Investigator Geri Sullivan writes, just slightly in advance of her birthday:
Tomorrow, July 20, is Moon Day. Humankind first landed on the Moon on July 20, 1969 and Neil Armstrong stepped out of the lunar lander and uttered the historic words “one small step…” on the Moon’s surface that very same night. But that’s not how it was scheduled to happen.
Those of us above a certain age who share a July 21st birthday remember that Neil Armstrong and Buzz Aldrin were originally scheduled to first walk on the Moon’s surface on July 21st. Few other people remember that part of it at all.
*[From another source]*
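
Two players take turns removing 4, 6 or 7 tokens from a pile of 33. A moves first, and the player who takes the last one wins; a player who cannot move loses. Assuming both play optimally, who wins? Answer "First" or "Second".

Second

i:   0  1  2  3  4  5  6  7  8  9 10 11 12 13 14 15 16 17 18 19 20 21 22 23 24 25 26 27 28 29 30 31 32 33
     L  L  L  L  W  W  W  W  W  W  W  L  L  L  L  W  W  W  W  W  W  W  L  L  L  L  W  W  W  W  W  W  W  L
Position 33 is L, so the second player wins.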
Armstrong and Aldrin landed on the Moon, finished their landing tasks, and were so excited to be there, they asked NASA for permission to go out late on the night of the 20th. It was after midnight Greenwich time, so the BBC reports it as happening on the 21st. [EDITOR’S NOTE: The BBC now? hindsightedly reports it as having happened on the 20th, but click here to see NASA’s version of the timing.], But in America, the Moon Walk Anniversary is July 20th rather than the originally scheduled July 21st.
I was turning 15 at the time, and tremendously excited not just by the Lunar landing itself, but by the fact that the Moon Walk was going to happen on my birthday. Still, I forgave the astronauts pretty much immediately. If I’d been up there, I wouldn’t have wanted to wait in the lander for another 12 hours or so just to stay on schedule. I would have wanted to go out and look around, just like they did. All who were born on July 20th got a keen birthday surprise in the process. I’ll bet a bunch of them still remember it, too.
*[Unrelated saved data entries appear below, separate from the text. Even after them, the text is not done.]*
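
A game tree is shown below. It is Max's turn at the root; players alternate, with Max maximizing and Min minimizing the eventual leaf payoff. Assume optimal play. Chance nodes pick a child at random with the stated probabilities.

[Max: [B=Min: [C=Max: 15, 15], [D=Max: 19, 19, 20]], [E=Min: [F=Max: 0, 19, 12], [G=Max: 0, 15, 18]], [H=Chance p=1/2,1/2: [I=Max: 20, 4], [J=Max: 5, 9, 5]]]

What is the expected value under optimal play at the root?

18

C (Max): max(15, 15) = 15
D (Max): max(19, 19, 20) = 20
B (Min): min(15, 20) = 15
F (Max): max(0, 19, 12) = 19
G (Max): max(0, 15, 18) = 18
E (Min): min(19, 18) = 18
I (Max): max(20, 4) = 20
J (Max): max(5, 9, 5) = 9
H (Chance): 1/2·20 + 1/2·9 = 14.5
Root (Max): max(15, 18, 14.5) = 18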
EDITOR’S FURTHER NOTE: Meanwhile, so to speak, CSIRO claims bragging rights of a related kind:
In July 1969, the Parkes Observatory claimed a place in history, when they received television transmissions of man’s first steps on the moon…. Australian audiences witnessed the moon walk, and Armstrong’s historic first step, some 6.3 seconds before the rest of the world.